As Jonathan already said, there are pros and cons when the merge is
about merging topic branches to some "main" branch. In addition to that,
working with git often also involves other merges. For example, you
might have your private topic branch, on which you work on two different
boxes. So you push your topic branch to some private bare repo, fetch it
from the other box, work there, and push the result back to the bare
repo. And then, in the "original" repo, you of course want to update
your local branch head to reflect the new changes. So you fetch and
merge, but you really don't want a merge commit in that case, but the
default fast-forward behaviour.
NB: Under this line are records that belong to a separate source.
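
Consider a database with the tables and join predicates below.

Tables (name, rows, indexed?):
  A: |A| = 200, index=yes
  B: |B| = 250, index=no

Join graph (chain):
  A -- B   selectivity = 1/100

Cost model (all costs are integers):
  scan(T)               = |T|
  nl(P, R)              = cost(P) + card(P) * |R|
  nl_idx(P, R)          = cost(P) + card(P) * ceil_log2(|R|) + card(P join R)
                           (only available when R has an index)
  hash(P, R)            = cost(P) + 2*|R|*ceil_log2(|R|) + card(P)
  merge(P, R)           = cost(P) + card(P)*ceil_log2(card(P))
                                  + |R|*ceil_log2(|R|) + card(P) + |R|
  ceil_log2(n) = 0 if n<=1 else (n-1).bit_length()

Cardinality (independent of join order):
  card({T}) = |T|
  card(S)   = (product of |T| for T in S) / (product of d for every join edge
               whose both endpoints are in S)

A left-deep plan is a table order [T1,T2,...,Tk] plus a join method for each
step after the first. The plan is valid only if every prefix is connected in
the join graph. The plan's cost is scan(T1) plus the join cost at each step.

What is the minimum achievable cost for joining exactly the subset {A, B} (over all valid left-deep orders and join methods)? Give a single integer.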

In some sense, that kind of "merge", is
more like an "update", for which the fast-forward behaviour is simply
better.

> Jonathan Nieder-2 wrote:
> > 
> >> I guess Richard took the "branch topic1, merge topic1, branch topic2, 
> >> merge topic2" thing just as an example because that ends up with two 
> >> fast-forwards.
> > 
> > Hmm, I found Richard’s example pretty realistic.  I used to work like
> > that, and I don’t think I am the only one.
> > 
> 
> I'm not saying there is any one "right" workflow. But is there a more
> suitable workflow than than "branch topic1, merge topic1, branch topic2,
> merge topic2"?

That order of commands looks like a strict "Start a topic, finish a
topic, merge it, start next topic, ..." workflow. And that severely
limits what you can do, as you're forced to work on only one thing and
to finish it first before starting something else. Such a strict
workflow basically makes branching pointless. I often do things like:

git checkout -b new_feature master
*work & commit*

*get a bug report about the stable version*
git checkout -b bug_fix_foo maint
*work & commit*

*get a report about a trivial bug on master*
git checkout master
*fix bug & commit* # Yes, directly on master
git push

git checkout bug_fix_foo
*finish the bug_fix*
git checkout maint
git merge bug_fix_foo # Merge the bugfix to the oldest branch it applies to
git checkout master
git merge maint # Merge bugfixes forward to the more recent branches
git push

git checkout new_feature
*finish feature*
git checkout master
git merge new_feature
git push

So I could work on multiple things at the same time, and even merged
them in reverse order, compared to the order in which I started the
branches. It's just the strict "start, finish, merge, start next, ..."
order that looks suspicious, but that's totally unrelated to the --no-ff
thing. Even when working on multiple branches and merging them in a
random order, you can hit a fast-forward for the "first" merge.